BRUSSELS – You learn a lot about a football club from their reaction to adversity.
In Newcastle’s case there were some encouraging signs as they bounced off the canvas in Belgium to assert themselves as a Champions League force to be reckoned with this season.
It was not just about the performance in Brussels, a first glimpse of a £150m front three that they hope will, in aggregate, replace the impact of £125m Alexander Isak. It was also about the messaging around the game.
If a summer of transfer knockbacks sometimes felt like a sobering reminder that their noses remain pressed against the glass of English football’s “elite”, Eddie Howe is not allowing his players to develop any sort of imposter syndrome.
“The players should believe,” the Newcastle manager said when he was asked if a first away win in the Champions League since 2003 was proof that they belong in such esteemed company.
“There’s no reason why we can’t win games at this level home and away.

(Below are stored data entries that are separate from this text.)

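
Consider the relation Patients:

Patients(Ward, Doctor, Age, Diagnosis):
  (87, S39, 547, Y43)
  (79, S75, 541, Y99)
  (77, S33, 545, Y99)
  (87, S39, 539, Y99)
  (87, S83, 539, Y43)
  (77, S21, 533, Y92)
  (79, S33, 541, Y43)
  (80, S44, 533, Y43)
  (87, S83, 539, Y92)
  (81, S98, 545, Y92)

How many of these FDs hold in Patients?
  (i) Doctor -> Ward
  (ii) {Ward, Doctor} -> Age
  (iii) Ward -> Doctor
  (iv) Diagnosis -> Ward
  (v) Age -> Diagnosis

0

(i) Doctor -> Ward: Doctor=S33: 2 rows → Ward takes values {77, 79} — violation — fails.
(ii) {Ward, Doctor} -> Age: (Ward=87, Doctor=S39): 2 rows → Age takes values {547, 539} — violation — fails.
(iii) Ward -> Doctor: Ward=87: 4 rows → Doctor takes values {S39, S83} — violation; Ward=79: 2 rows → Doctor takes values {S75, S33} — violation; Ward=77: 2 rows → Doctor takes values {S33, S21} — violation — fails.
(iv) Diagnosis -> Ward: Diagnosis=Y43: 4 rows → Ward takes values {87, 79, 80} — violation; Diagnosis=Y99: 3 rows → Ward takes values {79, 77, 87} — violation; Diagnosis=Y92: 3 rows → Ward takes values {77, 87, 81} — violation — fails.
(v) Age -> Diagnosis: Age=541: 2 rows → Diagnosis takes values {Y99, Y43} — violation; Age=545: 2 rows → Diagnosis takes values {Y99, Y92} — violation; Age=539: 3 rows → Diagnosis takes values {Y99, Y43, Y92} — violation; Age=533: 2 rows → Diagnosis takes values {Y92, Y43} — violation — fails.
None of the 5 dependencies hold.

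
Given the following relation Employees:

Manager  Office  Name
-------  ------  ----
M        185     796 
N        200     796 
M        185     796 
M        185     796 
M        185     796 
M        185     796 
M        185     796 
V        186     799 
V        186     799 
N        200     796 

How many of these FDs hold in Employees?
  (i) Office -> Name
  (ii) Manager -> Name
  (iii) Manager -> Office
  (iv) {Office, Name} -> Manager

4

(i) Office -> Name: every LHS value maps to a single RHS value — holds.
(ii) Manager -> Name: every LHS value maps to a single RHS value — holds.
(iii) Manager -> Office: every LHS value maps to a single RHS value — holds.
(iv) {Office, Name} -> Manager: every LHS value maps to a single RHS value — holds.
4 of the 4 dependencies hold.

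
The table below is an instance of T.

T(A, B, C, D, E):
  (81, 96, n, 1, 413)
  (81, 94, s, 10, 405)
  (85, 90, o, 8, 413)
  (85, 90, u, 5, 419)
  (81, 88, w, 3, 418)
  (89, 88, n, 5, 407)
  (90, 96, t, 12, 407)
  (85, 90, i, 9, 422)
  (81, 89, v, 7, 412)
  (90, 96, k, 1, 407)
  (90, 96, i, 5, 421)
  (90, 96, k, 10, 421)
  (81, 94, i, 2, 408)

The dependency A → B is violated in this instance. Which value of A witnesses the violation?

81

A=81: 5 rows → B takes values {96, 94, 88, 89} — violation
A=85: 3 rows → B = 90, 90, 90 ✓
A=89: 1 row → B = 88 ✓
A=90: 4 rows → B = 96, 96, 96, 96 ✓
The only A value with inconsistent B is A=81.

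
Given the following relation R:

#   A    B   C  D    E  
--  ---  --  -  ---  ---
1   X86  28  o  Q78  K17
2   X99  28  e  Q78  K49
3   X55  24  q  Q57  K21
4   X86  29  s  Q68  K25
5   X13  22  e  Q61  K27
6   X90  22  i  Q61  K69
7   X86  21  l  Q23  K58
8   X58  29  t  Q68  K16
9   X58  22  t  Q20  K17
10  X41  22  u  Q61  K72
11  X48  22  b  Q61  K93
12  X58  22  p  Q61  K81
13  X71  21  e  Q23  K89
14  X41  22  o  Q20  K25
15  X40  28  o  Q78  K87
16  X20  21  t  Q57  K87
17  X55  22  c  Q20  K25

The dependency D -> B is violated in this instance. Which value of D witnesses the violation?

Q57

D=Q78: rows 1, 2, 15 → B = 28, 28, 28 ✓
D=Q57: rows 3, 16 → B takes values {24, 21} — violation
D=Q68: rows 4, 8 → B = 29, 29 ✓
D=Q61: rows 5, 6, 10, 11, 12 → B = 22, 22, 22, 22, 22 ✓
D=Q23: rows 7, 13 → B = 21, 21 ✓
D=Q20: rows 9, 14, 17 → B = 22, 22, 22 ✓
The only D value with inconsistent B is D=Q57.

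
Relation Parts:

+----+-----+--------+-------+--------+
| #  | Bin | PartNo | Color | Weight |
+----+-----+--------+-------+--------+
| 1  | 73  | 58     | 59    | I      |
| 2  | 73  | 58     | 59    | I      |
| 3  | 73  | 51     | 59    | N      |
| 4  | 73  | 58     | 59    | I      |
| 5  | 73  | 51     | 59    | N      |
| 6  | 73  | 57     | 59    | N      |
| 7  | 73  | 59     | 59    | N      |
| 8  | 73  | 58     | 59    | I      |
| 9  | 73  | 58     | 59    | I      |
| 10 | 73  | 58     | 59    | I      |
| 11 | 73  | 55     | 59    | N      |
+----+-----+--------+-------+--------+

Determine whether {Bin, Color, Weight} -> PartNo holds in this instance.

No

(Bin=73, Color=59, Weight=I): rows 1, 2, 4, 8, 9, 10 → PartNo = 58, 58, 58, 58, 58, 58 ✓
(Bin=73, Color=59, Weight=N): rows 3, 5, 6, 7, 11 → PartNo takes values {51, 57, 59, 55} — violation
Two rows agree on {Bin, Color, Weight} but differ on PartNo, so {Bin, Color, Weight} -> PartNo does not hold.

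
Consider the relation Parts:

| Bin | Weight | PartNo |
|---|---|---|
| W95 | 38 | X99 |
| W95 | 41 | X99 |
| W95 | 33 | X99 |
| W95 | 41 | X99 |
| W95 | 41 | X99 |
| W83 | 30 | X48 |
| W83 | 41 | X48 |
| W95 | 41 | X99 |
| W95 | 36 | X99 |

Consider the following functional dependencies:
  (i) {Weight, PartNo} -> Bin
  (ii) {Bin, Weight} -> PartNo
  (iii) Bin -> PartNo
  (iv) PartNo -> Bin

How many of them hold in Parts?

(i) {Weight, PartNo} -> Bin: every LHS value maps to a single RHS value — holds.
(ii) {Bin, Weight} -> PartNo: every LHS value maps to a single RHS value — holds.
(iii) Bin -> PartNo: every LHS value maps to a single RHS value — holds.
(iv) PartNo -> Bin: every LHS value maps to a single RHS value — holds.
4 of the 4 dependencies hold.

4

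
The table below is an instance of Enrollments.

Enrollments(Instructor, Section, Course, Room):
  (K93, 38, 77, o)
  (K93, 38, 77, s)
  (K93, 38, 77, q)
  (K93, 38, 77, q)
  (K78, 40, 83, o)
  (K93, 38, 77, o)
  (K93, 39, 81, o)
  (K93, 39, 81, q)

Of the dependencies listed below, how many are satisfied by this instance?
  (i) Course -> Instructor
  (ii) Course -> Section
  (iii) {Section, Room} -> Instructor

(i) Course -> Instructor: every LHS value maps to a single RHS value — holds.
(ii) Course -> Section: every LHS value maps to a single RHS value — holds.
(iii) {Section, Room} -> Instructor: every LHS value maps to a single RHS value — holds.
3 of the 3 dependencies hold.

3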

We’ve got the players and the squad to do that.”
Internally, expectations remain high this season despite some talk of it being a year of transition. Howe is always publicly supportive of his players but in private there have been reminders of the high standards the club have set and maintain.
An analysis session of the Arsenal defeat focused on set-piece defending. Behind the scenes they are furiously working on how Newcastle can gain more of an edge in their own dead balls, which are being targeting as a huge area for improvement.

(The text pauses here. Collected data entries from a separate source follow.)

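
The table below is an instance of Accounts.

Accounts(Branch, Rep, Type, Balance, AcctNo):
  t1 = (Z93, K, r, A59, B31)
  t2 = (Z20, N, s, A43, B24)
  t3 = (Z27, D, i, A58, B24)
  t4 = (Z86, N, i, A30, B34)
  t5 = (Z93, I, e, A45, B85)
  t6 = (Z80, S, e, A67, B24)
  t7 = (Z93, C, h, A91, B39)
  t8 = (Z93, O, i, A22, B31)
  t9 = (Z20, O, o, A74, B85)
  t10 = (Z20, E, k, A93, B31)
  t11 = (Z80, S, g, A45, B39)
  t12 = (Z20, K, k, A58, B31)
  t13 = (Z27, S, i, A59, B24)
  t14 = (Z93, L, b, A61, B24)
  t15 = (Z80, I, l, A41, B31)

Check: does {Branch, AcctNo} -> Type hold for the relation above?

No

(Branch=Z93, AcctNo=B31): rows 1, 8 → Type takes values {r, i} — violation
(Branch=Z20, AcctNo=B24): row 2 → Type = s ✓
(Branch=Z27, AcctNo=B24): rows 3, 13 → Type = i, i ✓
(Branch=Z86, AcctNo=B34): row 4 → Type = i ✓
(Branch=Z93, AcctNo=B85): row 5 → Type = e ✓
(Branch=Z80, AcctNo=B24): row 6 → Type = e ✓
(Branch=Z93, AcctNo=B39): row 7 → Type = h ✓
(Branch=Z20, AcctNo=B85): row 9 → Type = o ✓
(Branch=Z20, AcctNo=B31): rows 10, 12 → Type = k, k ✓
(Branch=Z80, AcctNo=B39): row 11 → Type = g ✓
(Branch=Z93, AcctNo=B24): row 14 → Type = b ✓
(Branch=Z80, AcctNo=B31): row 15 → Type = l ✓
Two rows agree on {Branch, AcctNo} but differ on Type, so {Branch, AcctNo} -> Type does not hold.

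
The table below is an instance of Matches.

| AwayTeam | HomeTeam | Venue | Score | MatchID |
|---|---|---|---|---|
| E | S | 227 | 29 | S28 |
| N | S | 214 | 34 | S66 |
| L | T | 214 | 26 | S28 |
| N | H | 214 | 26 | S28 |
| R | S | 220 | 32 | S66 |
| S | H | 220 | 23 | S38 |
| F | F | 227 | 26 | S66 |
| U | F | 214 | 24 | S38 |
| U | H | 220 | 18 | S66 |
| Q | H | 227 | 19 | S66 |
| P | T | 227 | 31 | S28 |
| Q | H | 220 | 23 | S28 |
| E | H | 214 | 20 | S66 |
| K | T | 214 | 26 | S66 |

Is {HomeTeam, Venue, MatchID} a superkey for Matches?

Yes

All 14 rows have distinct {HomeTeam, Venue, MatchID} values, so {HomeTeam, Venue, MatchID} → (all attributes) holds and {HomeTeam, Venue, MatchID} is a superkey.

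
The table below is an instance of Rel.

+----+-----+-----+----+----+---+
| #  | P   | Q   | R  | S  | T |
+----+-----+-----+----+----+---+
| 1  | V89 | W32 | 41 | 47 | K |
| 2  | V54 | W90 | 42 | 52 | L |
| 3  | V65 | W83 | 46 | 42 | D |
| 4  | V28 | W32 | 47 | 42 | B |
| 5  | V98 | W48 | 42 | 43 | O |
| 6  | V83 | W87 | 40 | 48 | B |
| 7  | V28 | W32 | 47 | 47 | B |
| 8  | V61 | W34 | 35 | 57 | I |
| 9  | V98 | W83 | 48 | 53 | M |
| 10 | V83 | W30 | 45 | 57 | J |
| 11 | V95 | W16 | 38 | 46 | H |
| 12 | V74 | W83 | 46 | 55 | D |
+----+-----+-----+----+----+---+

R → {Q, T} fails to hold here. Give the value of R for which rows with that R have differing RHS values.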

In their preparation work for the first Champions League away day they also worked on combinations in the final third. One insider said they did “extra work” on attacking play, drawing particular attention to the spaces that Nick Woltemade occupies and how they can provide room for Anthony Elanga and Anthony Gordon.

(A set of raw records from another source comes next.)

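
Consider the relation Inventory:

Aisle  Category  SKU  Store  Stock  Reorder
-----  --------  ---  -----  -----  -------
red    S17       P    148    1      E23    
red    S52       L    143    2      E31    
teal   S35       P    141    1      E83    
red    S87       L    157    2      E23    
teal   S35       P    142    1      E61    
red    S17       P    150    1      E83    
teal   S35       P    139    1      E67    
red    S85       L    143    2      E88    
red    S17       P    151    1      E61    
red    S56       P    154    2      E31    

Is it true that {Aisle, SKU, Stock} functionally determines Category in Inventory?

(Aisle=red, SKU=P, Stock=1): 3 rows → Category = S17, S17, S17 ✓
(Aisle=red, SKU=L, Stock=2): 3 rows → Category takes values {S52, S87, S85} — violation
(Aisle=teal, SKU=P, Stock=1): 3 rows → Category = S35, S35, S35 ✓
(Aisle=red, SKU=P, Stock=2): 1 row → Category = S56 ✓
Two rows agree on {Aisle, SKU, Stock} but differ on Category, so {Aisle, SKU, Stock} -> Category does not hold.

No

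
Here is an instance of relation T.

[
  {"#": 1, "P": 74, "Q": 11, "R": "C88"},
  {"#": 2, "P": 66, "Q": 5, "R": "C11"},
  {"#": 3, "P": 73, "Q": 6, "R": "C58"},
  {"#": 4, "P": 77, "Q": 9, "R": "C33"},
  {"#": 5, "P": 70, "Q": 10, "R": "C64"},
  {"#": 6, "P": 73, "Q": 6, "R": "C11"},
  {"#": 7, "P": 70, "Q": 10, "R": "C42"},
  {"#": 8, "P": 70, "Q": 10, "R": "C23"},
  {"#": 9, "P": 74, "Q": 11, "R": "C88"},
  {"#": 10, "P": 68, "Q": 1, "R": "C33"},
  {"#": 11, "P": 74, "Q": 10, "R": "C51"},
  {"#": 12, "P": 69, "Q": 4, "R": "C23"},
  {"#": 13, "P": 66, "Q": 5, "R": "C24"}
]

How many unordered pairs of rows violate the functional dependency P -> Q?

P=74: violating pairs (1,11), (9,11) — 2 pairs.
P=66: all 2 rows agree on Q — 0 pairs.
P=73: all 2 rows agree on Q — 0 pairs.
P=70: all 3 rows agree on Q — 0 pairs.

2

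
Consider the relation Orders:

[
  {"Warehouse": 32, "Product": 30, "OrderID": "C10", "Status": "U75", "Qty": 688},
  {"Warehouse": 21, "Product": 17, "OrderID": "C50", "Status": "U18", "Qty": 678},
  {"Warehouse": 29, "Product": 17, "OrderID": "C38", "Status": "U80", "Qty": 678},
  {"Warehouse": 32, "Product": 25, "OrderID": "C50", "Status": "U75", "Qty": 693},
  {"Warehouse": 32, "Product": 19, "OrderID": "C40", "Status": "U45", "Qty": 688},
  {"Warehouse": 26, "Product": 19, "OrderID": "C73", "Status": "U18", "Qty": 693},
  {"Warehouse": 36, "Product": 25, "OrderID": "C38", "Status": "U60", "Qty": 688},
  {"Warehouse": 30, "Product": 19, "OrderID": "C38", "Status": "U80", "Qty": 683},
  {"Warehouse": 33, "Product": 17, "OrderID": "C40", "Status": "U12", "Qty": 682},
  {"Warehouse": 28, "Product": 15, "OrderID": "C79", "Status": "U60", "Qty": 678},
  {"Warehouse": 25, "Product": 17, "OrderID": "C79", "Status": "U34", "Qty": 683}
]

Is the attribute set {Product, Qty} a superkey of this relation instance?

Two distinct rows share (Product=17, Qty=678), so {Product, Qty} does not determine every attribute — not a superkey.

No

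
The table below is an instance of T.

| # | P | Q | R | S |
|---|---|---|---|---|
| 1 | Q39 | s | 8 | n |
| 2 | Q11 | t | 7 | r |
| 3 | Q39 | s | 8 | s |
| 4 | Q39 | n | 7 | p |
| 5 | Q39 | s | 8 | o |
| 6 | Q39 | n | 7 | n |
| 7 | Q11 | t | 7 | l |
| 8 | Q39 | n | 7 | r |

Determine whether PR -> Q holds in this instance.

Yes

(P=Q39, R=8): rows 1, 3, 5 → Q = s, s, s ✓
(P=Q11, R=7): rows 2, 7 → Q = t, t ✓
(P=Q39, R=7): rows 4, 6, 8 → Q = n, n, n ✓
Every PR value is associated with a single Q value, so PR -> Q holds.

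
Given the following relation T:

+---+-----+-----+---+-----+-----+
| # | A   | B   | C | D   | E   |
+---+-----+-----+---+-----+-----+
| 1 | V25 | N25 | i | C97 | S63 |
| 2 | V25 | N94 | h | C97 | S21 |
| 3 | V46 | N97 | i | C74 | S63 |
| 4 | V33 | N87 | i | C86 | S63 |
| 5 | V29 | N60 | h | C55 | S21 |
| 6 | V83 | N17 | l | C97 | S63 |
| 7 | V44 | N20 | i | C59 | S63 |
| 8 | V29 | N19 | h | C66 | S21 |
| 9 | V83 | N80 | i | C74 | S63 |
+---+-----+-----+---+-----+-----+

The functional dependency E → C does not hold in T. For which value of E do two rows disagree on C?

E=S63: rows 1, 3, 4, 6, 7, 9 → C takes values {i, l} — violation
E=S21: rows 2, 5, 8 → C = h, h, h ✓
The only E value with inconsistent C is E=S63.

S63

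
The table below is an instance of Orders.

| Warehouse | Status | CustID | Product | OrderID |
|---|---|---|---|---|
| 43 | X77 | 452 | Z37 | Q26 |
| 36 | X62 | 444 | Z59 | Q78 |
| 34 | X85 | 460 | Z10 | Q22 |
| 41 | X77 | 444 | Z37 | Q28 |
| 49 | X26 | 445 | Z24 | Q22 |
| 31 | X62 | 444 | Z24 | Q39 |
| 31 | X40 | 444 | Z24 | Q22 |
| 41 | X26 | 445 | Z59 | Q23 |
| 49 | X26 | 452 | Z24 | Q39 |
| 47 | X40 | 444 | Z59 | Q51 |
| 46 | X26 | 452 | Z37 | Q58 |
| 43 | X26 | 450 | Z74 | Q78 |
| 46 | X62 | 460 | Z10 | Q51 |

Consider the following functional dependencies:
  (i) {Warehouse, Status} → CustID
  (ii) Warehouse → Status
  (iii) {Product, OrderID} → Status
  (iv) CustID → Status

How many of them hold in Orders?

(i) {Warehouse, Status} → CustID: (Warehouse=49, Status=X26): 2 rows → CustID takes values {445, 452} — violation — fails.
(ii) Warehouse → Status: Warehouse=43: 2 rows → Status takes values {X77, X26} — violation; Warehouse=41: 2 rows → Status takes values {X77, X26} — violation; Warehouse=31: 2 rows → Status takes values {X62, X40} — violation; Warehouse=46: 2 rows → Status takes values {X26, X62} — violation — fails.
(iii) {Product, OrderID} → Status: (Product=Z24, OrderID=Q22): 2 rows → Status takes values {X26, X40} — violation; (Product=Z24, OrderID=Q39): 2 rows → Status takes values {X62, X26} — violation — fails.
(iv) CustID → Status: CustID=452: 3 rows → Status takes values {X77, X26} — violation; CustID=444: 5 rows → Status takes values {X62, X77, X40} — violation; CustID=460: 2 rows → Status takes values {X85, X62} — violation — fails.
None of the 4 dependencies hold.

0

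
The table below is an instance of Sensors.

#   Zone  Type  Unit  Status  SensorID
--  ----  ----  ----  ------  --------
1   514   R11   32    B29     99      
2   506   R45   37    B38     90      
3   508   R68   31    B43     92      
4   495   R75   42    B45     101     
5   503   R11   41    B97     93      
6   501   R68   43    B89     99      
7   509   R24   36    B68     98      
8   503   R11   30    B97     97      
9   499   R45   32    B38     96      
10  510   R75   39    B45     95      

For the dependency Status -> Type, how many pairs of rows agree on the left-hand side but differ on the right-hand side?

0

Status=B38: all 2 rows agree on Type — 0 pairs.
Status=B45: all 2 rows agree on Type — 0 pairs.
Status=B97: all 2 rows agree on Type — 0 pairs.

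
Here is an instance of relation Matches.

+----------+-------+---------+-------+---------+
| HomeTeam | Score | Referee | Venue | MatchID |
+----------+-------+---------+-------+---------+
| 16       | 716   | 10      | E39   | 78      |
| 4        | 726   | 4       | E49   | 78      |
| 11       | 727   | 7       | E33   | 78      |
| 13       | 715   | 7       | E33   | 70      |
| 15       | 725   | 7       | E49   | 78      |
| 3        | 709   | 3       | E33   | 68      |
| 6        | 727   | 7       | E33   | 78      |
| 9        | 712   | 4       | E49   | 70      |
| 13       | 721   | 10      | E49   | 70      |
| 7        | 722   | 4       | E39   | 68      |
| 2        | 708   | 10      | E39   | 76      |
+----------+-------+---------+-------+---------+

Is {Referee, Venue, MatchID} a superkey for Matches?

No

Two distinct rows share (Referee=7, Venue=E33, MatchID=78), so {Referee, Venue, MatchID} does not determine every attribute — not a superkey.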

Part of it is about mentality. Woltemade appears like a fairly easy-going chap but he was riled up about not getting the chance to convert the first of two penalties that Newcastle won at Lotto Park. He grabbed the ball for the second spot-kick too, only relinquishing it when Sandro Tonali told him to hand it over to Gordon.
Compare and contrast with fellow big money signing Benjamin Sesko walking gingerly to take the 10th penalty of Manchester United’s Carabao Cup defeat at Grimsby.
For Gordon, who stepped up to roll in both spot-kicks, it was a sign of Woltemade’s striker’s instincts.
“I don’t mind!” he said.
“A striker should want to take them but I’ve won too many and not taken them at Newcastle to give it up now. Now Alex [Isak] is gone, penalties are mine.”
If it is a group defined by their honesty then no one represents that more than Gordon, who is as forthright as they come. Ask him a straight question and you can expect a straight answer.
‘We’ve been boring’
Here’s how he sums up Newcastle’s campaign before Wednesday’s 4-0 win: “I think we’ve lacked a bit of spark, a bit of creativity, a lack of good football. We’ve been a bit boring, in all honesty.”
That is not him being controversial for the sake of it. Gordon shares Howe’s high standards and bristles at the idea of this being a season of transition for a club that lost their striker talisman but still spent £200m on deepening their squad for weeks like this one.
“We can be anything we want to be this season,” he said. “We can beat anyone in any game. I never go into a game thinking we’re going to lose.
“As long as we can keep that defensive structure, that creativity, we can beat anyone. You see that in the Liverpool game [a 3-2 defeat], for the first 30 minutes before I got sent off we dominated them and they’re the champions of England.”
Woltemade’s start has also taken the pressure off Newcastle. He is not your typical number nine but he is as popular in the dressing room as he is on the terraces, where three goals in four games have enabled the Magpies to move on from Isak.
“They’re two completely different players so it’s going to take us time to get used to his style of play,” Gordon admits.
“I think it’s the first time the front three have all started together so I think people need to give us time to gel and get to know each other’s games.
“But I thought Nick was top to be honest, the way he held the ball up under constant pressure. His hold up play, his link up play, he’s a pleasure to play with.”
Gordon also believes Bayern Munich official Karl-Heinz Rummenigge’s comments about the Woltemade fee – he called Newcastle “idiots” for paying it – are foolish.
“I don’t know why you’d comment on a player who is not at your club,” he said.
“It’s a bit stupid to be honest, especially when the player has started really well. Had he started really poorly then you make that comment but he’s scored three goals in four games so it was a bit of a weird comment.”
After a summer on the back foot, Newcastle are fighting back.